Now, why can this be thought of as a generalization of the monoid \((P, \max)\) on a totally ordered set? Well, look what happens when we replace \(P\) in the definitions above with a totally ordered set with relation \(\leq\): first of all, the restriction on \(P_*\) (no two elements of a set in \(P_*\) should be related by \(\leq\)) means that \(P_*\) contains only the empty set and singleton sets, so (ignoring the empty set) \(P_*\) is isomorphic to \(P\). Now look at the definition of \(S \triangleleft T\), with \(\lesssim\) replaced by \(\leq\) (and \(\not \lesssim\) replaced by \(>\)):
\(S \triangleleft T = \{ s \in S \mid \forall t \in T, s = t \text{ or } t \leq s \text{ or } s > t \}\)
But \(s = t\) and \(s > t\) are both subsumed by \(t \leq s\), so we can rewrite this as
\(\{s\} \triangleleft \{t\} = \{s\} \text{ if } s \geq t, \text{ or } \varnothing \text{ otherwise }\).

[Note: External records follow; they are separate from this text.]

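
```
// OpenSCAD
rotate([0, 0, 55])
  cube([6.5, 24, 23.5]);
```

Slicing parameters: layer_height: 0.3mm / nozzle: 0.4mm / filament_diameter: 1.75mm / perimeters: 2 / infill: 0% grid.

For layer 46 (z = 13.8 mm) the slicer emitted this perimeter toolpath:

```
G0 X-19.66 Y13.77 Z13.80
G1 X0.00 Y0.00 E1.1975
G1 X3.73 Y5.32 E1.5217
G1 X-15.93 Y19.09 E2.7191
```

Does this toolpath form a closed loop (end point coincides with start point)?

Start point (G0): (-19.66, 13.77). End point (last G1): the path does not return to the start — open.

no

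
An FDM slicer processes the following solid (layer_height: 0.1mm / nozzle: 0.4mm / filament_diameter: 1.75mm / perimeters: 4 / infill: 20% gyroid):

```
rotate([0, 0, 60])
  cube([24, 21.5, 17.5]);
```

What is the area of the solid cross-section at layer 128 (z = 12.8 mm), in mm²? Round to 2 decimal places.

516.00 mm²

At z = 12.8 mm: the cube is present — its section is the full 24×21.5 rectangle (area 516.00 mm²); (whole slice rotated 60° about Z — lengths, areas and connectivity unchanged). Overall, the cross-section is a single solid region. Net area = 516.00 mm².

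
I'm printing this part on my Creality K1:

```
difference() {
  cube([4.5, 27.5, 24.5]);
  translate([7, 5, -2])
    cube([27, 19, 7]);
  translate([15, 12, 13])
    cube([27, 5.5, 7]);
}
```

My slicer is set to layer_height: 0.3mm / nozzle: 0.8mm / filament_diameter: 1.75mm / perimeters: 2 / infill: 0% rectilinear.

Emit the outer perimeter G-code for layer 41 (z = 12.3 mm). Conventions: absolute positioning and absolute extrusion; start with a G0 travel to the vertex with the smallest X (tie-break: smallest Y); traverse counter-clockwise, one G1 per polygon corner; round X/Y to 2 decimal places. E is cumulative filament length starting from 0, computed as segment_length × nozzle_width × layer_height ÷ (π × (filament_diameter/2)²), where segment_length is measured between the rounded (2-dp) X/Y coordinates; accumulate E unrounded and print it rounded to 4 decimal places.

At z = 12.3 mm: the cube (footprint 4.5×27.5) is included at this height; the cube at (7, 5) is not intersected at this z (z outside [-2, 5]); the cube at (15, 12) is not intersected at this z (z outside [13, 20]); Taking the first minus the rest: none of the subtracted shapes is present at this height, so the 4.5×27.5 cube is unchanged — 1 connected region. The outline is a single polygon with 4 vertices. Extrusion per mm of travel: 0.8 × 0.3 / (π × 0.875²) = 0.099780. Accumulating E over each segment gives final E = 6.3859.

G0 X0.00 Y0.00 Z12.30
G1 X4.50 Y0.00 E0.4490
G1 X4.50 Y27.50 E3.1930
G1 X0.00 Y27.50 E3.6420
G1 X0.00 Y0.00 E6.3859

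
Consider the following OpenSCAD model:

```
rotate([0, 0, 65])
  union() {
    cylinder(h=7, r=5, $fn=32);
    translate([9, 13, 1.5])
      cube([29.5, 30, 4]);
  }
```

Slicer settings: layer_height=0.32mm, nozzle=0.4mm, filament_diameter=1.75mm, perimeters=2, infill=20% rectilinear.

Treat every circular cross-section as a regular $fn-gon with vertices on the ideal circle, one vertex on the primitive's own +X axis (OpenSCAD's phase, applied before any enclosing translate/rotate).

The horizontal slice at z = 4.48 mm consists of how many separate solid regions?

2

At z = 4.48 mm: the cylinder: section is a regular 32-gon, circumradius r=5; the 29.5×30 cube at (9, 13) contributes its full rectangle; Taking the union: the 2 present regions are separate (no shared area or edge), so areas and boundary lengths simply add and each stays a separate island — 2 connected regions; (whole slice rotated 65° about Z — lengths, areas and connectivity unchanged). The result has 2 disconnected regions.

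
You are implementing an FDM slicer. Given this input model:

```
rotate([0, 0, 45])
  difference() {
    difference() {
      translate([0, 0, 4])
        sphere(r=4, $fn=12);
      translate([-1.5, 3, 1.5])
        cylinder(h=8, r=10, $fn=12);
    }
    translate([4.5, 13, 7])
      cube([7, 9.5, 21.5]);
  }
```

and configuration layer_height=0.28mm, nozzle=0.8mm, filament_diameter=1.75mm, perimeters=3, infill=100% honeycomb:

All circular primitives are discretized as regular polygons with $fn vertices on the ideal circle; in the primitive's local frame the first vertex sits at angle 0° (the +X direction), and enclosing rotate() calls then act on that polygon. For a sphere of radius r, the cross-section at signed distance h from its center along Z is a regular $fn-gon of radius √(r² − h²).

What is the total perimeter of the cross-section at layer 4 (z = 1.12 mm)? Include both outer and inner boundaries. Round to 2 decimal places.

At z = 1.12 mm: the sphere: section is a regular 12-gon, circumradius = √(r²−h²) = √(4²−2.88²) = 2.776 (perimeter = 2·12·2.776·sin(180°/12) = 17.24 mm); the cylinder at (-1.5, 3) is not intersected at this z (z outside [1.5, 9.5]); After the difference (first − rest): none of the subtracted shapes is present at this height, so the r=4 sphere is unchanged — boundary = 17.24 mm; the cube at (4.5, 13) is absent (z outside [7, 28.5]); Taking the first minus the rest: none of the subtracted shapes is present at this height, so the result so far is unchanged — boundary = 17.24 mm; (rotated 45° about Z; rotation is an isometry so areas/perimeters/island counts are preserved). Overall, the cross-section is a single solid region. Total boundary length (outer) = 17.24 mm.

17.24 mm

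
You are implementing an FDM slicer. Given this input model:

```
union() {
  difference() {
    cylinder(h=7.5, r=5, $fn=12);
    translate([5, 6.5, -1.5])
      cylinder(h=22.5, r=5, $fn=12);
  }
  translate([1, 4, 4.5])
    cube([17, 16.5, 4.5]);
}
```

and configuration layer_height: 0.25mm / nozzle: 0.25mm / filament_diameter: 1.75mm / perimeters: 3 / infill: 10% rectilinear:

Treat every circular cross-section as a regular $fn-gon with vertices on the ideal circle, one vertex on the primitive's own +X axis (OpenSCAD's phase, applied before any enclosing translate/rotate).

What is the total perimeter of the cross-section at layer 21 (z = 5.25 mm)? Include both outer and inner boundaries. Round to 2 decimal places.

At z = 5.25 mm: the r=5 cylinder contributes a regular 12-gon of circumradius 5 (perimeter = 2·12·5.000·sin(180°/12) = 31.06 mm); the r=5 cylinder at (5, 6.5) gives a regular 12-gon of circumradius 5 (constant along its height) (perimeter = 2·12·5.000·sin(180°/12) = 31.06 mm); Subtracting the remaining from the first: starting from the r=5 cylinder, the r=5 cylinder at (5, 6.5) partially overlaps it — only the 5.65 mm² overlap (of its 75.00 mm²) is removed, clipping the outline — boundary = 31.06 mm; the cube at (1, 4) (footprint 17×16.5) is included at this height (perimeter 67.00 mm); Taking the union: the 2 present regions are separate (no shared area or edge), so areas and boundary lengths simply add and each stays a separate island — boundary = 98.06 mm. Overall, the cross-section has 2 separate islands. Total boundary length (outer) = 98.06 mm.

98.06 mm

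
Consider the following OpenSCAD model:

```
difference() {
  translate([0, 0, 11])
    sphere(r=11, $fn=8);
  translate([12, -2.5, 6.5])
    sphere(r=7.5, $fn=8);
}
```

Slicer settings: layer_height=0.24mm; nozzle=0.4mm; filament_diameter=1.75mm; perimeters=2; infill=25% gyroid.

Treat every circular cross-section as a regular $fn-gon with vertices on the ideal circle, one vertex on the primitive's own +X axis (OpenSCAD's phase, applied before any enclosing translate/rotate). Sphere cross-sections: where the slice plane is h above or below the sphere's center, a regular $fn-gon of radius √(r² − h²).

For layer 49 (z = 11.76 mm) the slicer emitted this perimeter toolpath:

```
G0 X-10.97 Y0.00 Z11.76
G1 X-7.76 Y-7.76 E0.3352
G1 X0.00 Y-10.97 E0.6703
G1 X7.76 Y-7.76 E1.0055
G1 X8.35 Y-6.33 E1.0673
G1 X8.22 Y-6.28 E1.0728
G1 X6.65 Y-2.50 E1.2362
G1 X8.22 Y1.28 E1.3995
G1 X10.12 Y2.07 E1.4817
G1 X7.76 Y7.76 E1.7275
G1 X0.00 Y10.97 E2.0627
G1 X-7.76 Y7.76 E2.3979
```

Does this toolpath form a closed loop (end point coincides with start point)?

Start point (G0): (-10.97, 0.00). End point (last G1): the path does not return to the start — open.

no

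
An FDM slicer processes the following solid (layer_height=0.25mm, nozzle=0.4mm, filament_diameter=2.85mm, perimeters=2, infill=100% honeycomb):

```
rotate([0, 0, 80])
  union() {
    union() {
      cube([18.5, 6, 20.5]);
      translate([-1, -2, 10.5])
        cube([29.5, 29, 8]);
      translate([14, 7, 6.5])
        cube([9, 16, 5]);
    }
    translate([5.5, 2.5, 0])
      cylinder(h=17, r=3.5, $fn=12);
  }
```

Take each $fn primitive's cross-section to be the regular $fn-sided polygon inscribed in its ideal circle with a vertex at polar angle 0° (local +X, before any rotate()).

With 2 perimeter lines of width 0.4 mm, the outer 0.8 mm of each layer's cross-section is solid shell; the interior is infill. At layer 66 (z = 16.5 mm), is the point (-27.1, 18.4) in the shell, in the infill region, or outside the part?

outside

At z = 16.5 mm: the 18.5×6 cube contributes its full rectangle; the cube at (-1, -2) is present — its section is the full 29.5×29 rectangle; the cube at (14, 7) does not reach this height (z outside [6.5, 11.5]); Merging all regions: the 18.5×6 cube lies entirely inside the 29.5×29 cube at (-1, -2), so the union is just the 29.5×29 cube at (-1, -2) — 1 connected region; the r=3.5 cylinder at (5.5, 2.5) contributes a regular 12-gon of circumradius 3.5; Merging all regions: the r=3.5 cylinder at (5.5, 2.5) lies entirely inside the result so far, so the union is just the result so far — 1 connected region; (whole slice rotated 80° about Z — lengths, areas and connectivity unchanged). Overall, the cross-section is a single solid region. Undo the 80° rotation: the query point maps to (13.415, 29.883) in the un-rotated model frame. The nearest boundary edge runs (-1.00, 27.00)→(28.50, 27.00); distance from the point to it = 2.88 mm. The point is not inside any of the regions above, so it lies outside the cross-section (2.88 mm from the nearest boundary).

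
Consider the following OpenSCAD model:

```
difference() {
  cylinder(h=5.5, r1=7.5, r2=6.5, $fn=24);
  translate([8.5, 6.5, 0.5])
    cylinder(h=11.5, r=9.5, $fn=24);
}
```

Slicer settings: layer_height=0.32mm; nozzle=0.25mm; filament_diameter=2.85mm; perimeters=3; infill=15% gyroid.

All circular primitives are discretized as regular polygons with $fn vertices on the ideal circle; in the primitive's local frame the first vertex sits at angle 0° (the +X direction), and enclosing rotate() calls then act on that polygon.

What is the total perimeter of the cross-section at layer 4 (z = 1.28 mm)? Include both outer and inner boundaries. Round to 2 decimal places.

At z = 1.28 mm: the cone (r1=7.5→r2=6.5) has section circumradius 7.267 here — a regular 24-gon (perimeter = 2·24·7.267·sin(180°/24) = 45.53 mm); the r=9.5 cylinder at (8.5, 6.5) contributes a regular 24-gon of circumradius 9.5 (perimeter = 2·24·9.500·sin(180°/24) = 59.52 mm); Subtracting the remaining from the first: starting from the cone, the r=9.5 cylinder at (8.5, 6.5) partially overlaps it — only the 52.28 mm² overlap (of its 280.30 mm²) is removed, clipping the outline — boundary = 44.05 mm. Overall, the cross-section is a single solid region. Total boundary length (outer) = 44.05 mm.

44.05 mm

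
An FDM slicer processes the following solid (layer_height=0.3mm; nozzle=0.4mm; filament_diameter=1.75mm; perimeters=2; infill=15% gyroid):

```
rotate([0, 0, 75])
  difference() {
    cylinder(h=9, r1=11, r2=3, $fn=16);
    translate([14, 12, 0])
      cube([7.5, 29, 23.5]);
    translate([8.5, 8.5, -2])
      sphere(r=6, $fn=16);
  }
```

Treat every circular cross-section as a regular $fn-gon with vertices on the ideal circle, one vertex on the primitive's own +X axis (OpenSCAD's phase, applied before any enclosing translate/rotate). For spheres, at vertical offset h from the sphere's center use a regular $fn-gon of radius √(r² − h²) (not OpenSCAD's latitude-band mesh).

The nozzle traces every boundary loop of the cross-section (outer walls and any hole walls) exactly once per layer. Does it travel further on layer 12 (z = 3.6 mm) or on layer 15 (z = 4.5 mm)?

layer 12 (z = 3.6 mm)

Layer 12 (z = 3.6): the cone: at t=0.400 of its height the radius interpolates to r₁+(r₂−r₁)t = 7.800, giving a regular 16-gon of that circumradius (perimeter = 2·16·7.800·sin(180°/16) = 48.69 mm); the cube at (14, 12) (footprint 7.5×29) is included at this height (perimeter 73.00 mm); the sphere at (8.5, 8.5): section is a regular 16-gon, circumradius = √(r²−h²) = √(6²−5.6²) = 2.154 (perimeter = 2·16·2.154·sin(180°/16) = 13.45 mm); Subtracting the remaining from the first: starting from the cone, the 7.5×29 cube at (14, 12) misses the remaining region (no effect); the r=6 sphere at (8.5, 8.5) misses the remaining region (no effect) — boundary = 48.69 mm; (rotated 75° about Z; rotation is an isometry so areas/perimeters/island counts are preserved). So its perimeter = 48.69 mm. Layer 15 (z = 4.5): the cone contributes a regular 16-gon of circumradius 7.000 (interpolated between r1=11 and r2=3 at t=0.500) (perimeter = 2·16·7.000·sin(180°/16) = 43.70 mm); the 7.5×29 cube at (14, 12) contributes its full rectangle (perimeter 73.00 mm); the sphere at (8.5, 8.5) does not reach this height (|z−center|=6.500 > r=6); After the difference (first − rest): starting from the cone, the 7.5×29 cube at (14, 12) misses the remaining region (no effect) — boundary = 43.70 mm; (rotated 75° about Z; rotation is an isometry so areas/perimeters/island counts are preserved). So its perimeter = 43.70 mm. Layer 12 is larger (48.69 vs 43.70 mm).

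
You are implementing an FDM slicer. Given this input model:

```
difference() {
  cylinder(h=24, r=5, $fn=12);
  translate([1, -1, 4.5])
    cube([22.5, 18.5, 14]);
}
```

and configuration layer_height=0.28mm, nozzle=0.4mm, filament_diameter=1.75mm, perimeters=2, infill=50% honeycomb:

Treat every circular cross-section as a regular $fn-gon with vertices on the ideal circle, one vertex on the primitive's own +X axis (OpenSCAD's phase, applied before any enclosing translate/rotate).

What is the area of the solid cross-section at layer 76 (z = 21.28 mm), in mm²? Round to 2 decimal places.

At z = 21.28 mm: the cylinder: section is a regular 12-gon, circumradius r=5 (area = (12/2)·5.000²·sin(360°/12) = 75.00 mm²); the cube at (1, -1) does not reach this height (z outside [4.5, 18.5]); Subtracting the remaining from the first: none of the subtracted shapes is present at this height, so the r=5 cylinder is unchanged — area = 75.00 mm². Overall, the cross-section is a single solid region. Net area = 75.00 mm².

75.00 mm²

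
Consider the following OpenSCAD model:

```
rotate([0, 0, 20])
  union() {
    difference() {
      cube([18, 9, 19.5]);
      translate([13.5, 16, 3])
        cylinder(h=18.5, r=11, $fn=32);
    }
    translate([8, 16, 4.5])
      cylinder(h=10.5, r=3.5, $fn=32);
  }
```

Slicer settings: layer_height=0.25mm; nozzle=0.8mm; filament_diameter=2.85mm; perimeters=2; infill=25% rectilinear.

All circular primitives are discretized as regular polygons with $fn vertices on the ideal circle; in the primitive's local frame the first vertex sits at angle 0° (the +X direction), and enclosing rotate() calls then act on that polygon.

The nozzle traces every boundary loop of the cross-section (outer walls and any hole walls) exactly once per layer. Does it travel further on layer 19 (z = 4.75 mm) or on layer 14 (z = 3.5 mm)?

layer 19 (z = 4.75 mm)

Layer 19 (z = 4.75): the 18×9 cube contributes its full rectangle (perimeter 54.00 mm); the r=11 cylinder at (13.5, 16) contributes a regular 32-gon of circumradius 11 (perimeter = 2·32·11.000·sin(180°/32) = 69.00 mm); After the difference (first − rest): starting from the 18×9 cube, the r=11 cylinder at (13.5, 16) partially overlaps it — only the 39.69 mm² overlap (of its 377.69 mm²) is removed, clipping the outline — boundary = 52.35 mm; the r=3.5 cylinder at (8, 16) contributes a regular 32-gon of circumradius 3.5 (perimeter = 2·32·3.500·sin(180°/32) = 21.96 mm); Merging all regions: the 2 present regions are separate (no shared area or edge), so areas and boundary lengths simply add and each stays a separate island — boundary = 74.31 mm; (whole slice rotated 20° about Z — lengths, areas and connectivity unchanged). So its perimeter = 74.31 mm. Layer 14 (z = 3.5): the 18×9 cube contributes its full rectangle (perimeter 54.00 mm); the r=11 cylinder at (13.5, 16) contributes a regular 32-gon of circumradius 11 (perimeter = 2·32·11.000·sin(180°/32) = 69.00 mm); Taking the first minus the rest: starting from the 18×9 cube, the r=11 cylinder at (13.5, 16) partially overlaps it — only the 39.69 mm² overlap (of its 377.69 mm²) is removed, clipping the outline — boundary = 52.35 mm; the cylinder at (8, 16) does not reach this height (z outside [4.5, 15]); Merging all regions: only that combined region is present, so the union is just that shape — boundary = 52.35 mm; (whole slice rotated 20° about Z — lengths, areas and connectivity unchanged). So its perimeter = 52.35 mm. Layer 19 is larger (74.31 vs 52.35 mm).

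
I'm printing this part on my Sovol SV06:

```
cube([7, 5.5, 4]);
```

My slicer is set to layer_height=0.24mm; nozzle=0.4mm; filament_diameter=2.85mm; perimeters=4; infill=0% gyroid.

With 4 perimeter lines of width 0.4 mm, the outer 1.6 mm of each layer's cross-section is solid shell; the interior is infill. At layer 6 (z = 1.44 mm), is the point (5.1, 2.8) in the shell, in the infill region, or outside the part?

infill

At z = 1.44 mm: the cube (footprint 7×5.5) is included at this height. Overall, the cross-section is a single solid region. The nearest boundary edge runs (7.00, 0.00)→(7.00, 5.50); distance from the point to it = 1.90 mm. The point is inside the cross-section and 1.90 mm from the nearest boundary — more than the 1.6 mm shell width (4 × 0.4), so it's in the infill interior.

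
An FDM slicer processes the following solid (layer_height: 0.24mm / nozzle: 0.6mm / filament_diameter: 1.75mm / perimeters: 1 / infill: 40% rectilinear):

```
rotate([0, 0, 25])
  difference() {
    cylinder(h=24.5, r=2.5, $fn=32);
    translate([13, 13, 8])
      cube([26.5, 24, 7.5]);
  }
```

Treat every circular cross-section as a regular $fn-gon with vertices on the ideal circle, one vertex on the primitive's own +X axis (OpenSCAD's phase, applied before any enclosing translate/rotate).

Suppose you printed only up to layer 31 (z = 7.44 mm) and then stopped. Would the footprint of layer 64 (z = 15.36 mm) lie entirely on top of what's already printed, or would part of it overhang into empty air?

Compare the two slices. At z = 7.44: the cylinder: section is a regular 32-gon, circumradius r=2.5 (area = (32/2)·2.500²·sin(360°/32) = 19.51 mm²); the cube at (13, 13) is absent (z outside [8, 15.5]); Taking the first minus the rest: none of the subtracted shapes is present at this height, so the r=2.5 cylinder is unchanged — area = 19.51 mm²; (whole slice rotated 25° about Z — lengths, areas and connectivity unchanged). At z = 15.36: the r=2.5 cylinder contributes a regular 32-gon of circumradius 2.5 (area = (32/2)·2.500²·sin(360°/32) = 19.51 mm²); the cube at (13, 13) (footprint 26.5×24) is included at this height (area 636.00 mm²); Taking the first minus the rest: starting from the r=2.5 cylinder (19.51 mm²), the 26.5×24 cube at (13, 13) misses the remaining region (no effect) — area = 19.51 mm²; (rotated 25° about Z; rotation is an isometry so areas/perimeters/island counts are preserved). Checking containment: the cross-section at z = 15.36 is a subset of the cross-section at z = 7.44.

entirely on top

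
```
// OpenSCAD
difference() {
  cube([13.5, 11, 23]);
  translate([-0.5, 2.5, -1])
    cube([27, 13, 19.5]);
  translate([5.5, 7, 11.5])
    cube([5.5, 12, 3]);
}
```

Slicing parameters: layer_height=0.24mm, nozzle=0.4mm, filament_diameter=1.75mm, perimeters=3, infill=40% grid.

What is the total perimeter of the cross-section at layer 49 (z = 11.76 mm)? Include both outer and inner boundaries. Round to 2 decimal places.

At z = 11.76 mm: the cube is present — its section is the full 13.5×11 rectangle (perimeter 49.00 mm); the cube at (-0.5, 2.5) (footprint 27×13) is included at this height (perimeter 80.00 mm); the cube at (5.5, 7) (footprint 5.5×12) is included at this height (perimeter 35.00 mm); After the difference (first − rest): starting from the 13.5×11 cube, the 27×13 cube at (-0.5, 2.5) partially overlaps it — only the 114.75 mm² overlap (of its 351.00 mm²) is removed, clipping the outline; the 5.5×12 cube at (5.5, 7) misses the remaining region (no effect) — boundary = 32.00 mm. Overall, the cross-section is a single solid region. Total boundary length (outer) = 32.00 mm.

32.00 mm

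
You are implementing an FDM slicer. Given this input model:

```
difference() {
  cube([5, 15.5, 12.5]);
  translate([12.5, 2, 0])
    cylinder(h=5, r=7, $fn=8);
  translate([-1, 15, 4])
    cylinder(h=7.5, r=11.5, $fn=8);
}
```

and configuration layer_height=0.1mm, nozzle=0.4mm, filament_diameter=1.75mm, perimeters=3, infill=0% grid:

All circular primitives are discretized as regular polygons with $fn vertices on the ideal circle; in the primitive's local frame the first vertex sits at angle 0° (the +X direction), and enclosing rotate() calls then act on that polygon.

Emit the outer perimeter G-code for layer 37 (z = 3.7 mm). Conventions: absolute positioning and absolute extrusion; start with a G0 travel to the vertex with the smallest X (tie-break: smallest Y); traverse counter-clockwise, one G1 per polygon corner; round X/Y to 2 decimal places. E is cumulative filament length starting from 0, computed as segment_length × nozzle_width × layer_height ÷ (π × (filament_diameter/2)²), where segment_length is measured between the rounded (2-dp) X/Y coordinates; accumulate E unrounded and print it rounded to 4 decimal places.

G0 X0.00 Y0.00 Z3.70
G1 X5.00 Y0.00 E0.0832
G1 X5.00 Y15.50 E0.3409
G1 X0.00 Y15.50 E0.4241
G1 X0.00 Y0.00 E0.6818

At z = 3.7 mm: the 5×15.5 cube contributes its full rectangle; the cylinder at (12.5, 2): section is a regular 8-gon, circumradius r=7; the cylinder at (-1, 15) is not intersected at this z (z outside [4, 11.5]); After the difference (first − rest): starting from the 5×15.5 cube, the r=7 cylinder at (12.5, 2) misses the remaining region (no effect) — 1 connected region. The outline is a single polygon with 4 vertices. Extrusion per mm of travel: 0.4 × 0.1 / (π × 0.875²) = 0.016630. Accumulating E over each segment gives final E = 0.6818.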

An analysis of \(\triangleright\) is similar, and it is clear that \(\{s\} \oplus \{t\} = \{\max(s,t)\}\).
I note in passing that although it might appear shady that I swept that “ignoring the empty set” bit under the rug, everything really does check out: technically, to see a direct generalization of \((P,\max)\) to \((P_*, \oplus)\), we can require that \(P\) have an initial object and that \(P_*\) contains only finite, nonempty sets. Then it requires a bit more work to prove that \(\oplus\) is closed, but it still goes through. I used the formulation I did since it seems more general and requires less proving.
Anyway, this ended up being longer than I originally anticipated (why does that always happen!? =), so I’ll stop here for now, but next time I’ll give some actual Haskell code (which I think ends up being pretty neat!), and talk about one relatively common design pattern which is actually a special case of this monoid.